The economic injury compounds in layers. First, the vehicle is gone. Second, even insured owners face a deductible — often $500 to $1,000 ($500 to $1,000 — a week’s take-home pay for millions of American workers). Third, as Burkett’s own case illustrates, insurance payouts reflect the vehicle’s pre-theft market value, not the replacement cost in a market with inflated prices. Fourth, the experience drives up insurance premiums for years afterward. Fifth, during the gap between theft and replacement, the owner faces the cost of alternative transportation. The lawsuit identifies all of these as direct harms caused by GM’s concealment: “loss of value, loss of use of the vehicles, repair costs, insurance deductible costs, higher insurance premiums, lost time, and other inconvenience and anguish.”

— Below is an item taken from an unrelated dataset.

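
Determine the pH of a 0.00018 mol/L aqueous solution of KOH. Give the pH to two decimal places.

pH = 10.26

KOH is a strong base; [OH-] = 0.00018 M.
pOH = -log(0.00018) = 3.74
pH = 14.00 - 3.74 = 10.26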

Meanwhile, GM reported North American net automotive sales of $96.733 billion ($96.733 billion — more than the gross domestic product of most countries in the world) in 2020. The company sold 2,547,000 vehicles in the United States in 2019. It describes itself as “the market share leader in North America.” The calculation the lawsuit implies is brutal in its simplicity: fixing the key fob security systems would cost GM money. Hiding the defect and continuing to sell the vehicles at full price made GM money. GM chose the option that made it money. Every family that lost a truck, every cancer patient who lost access to transportation, every worker who lost a day of wages — their loss was GM’s gain.
The lawsuit also raises a structural inequality embedded in GM’s warranty refusals. When owners brought their complaint to dealerships, GM instructed those dealerships to deny the repair claim. The company characterized the defect as a “maintenance” or “wear” item — the same framing corporations use when they want to shift the cost of a known defect onto the consumer. Wealthier vehicle owners can absorb these costs. Working-class families often cannot. The defect affected every GM truck owner, but the financial devastation landed hardest on people with fewer resources to weather the storm.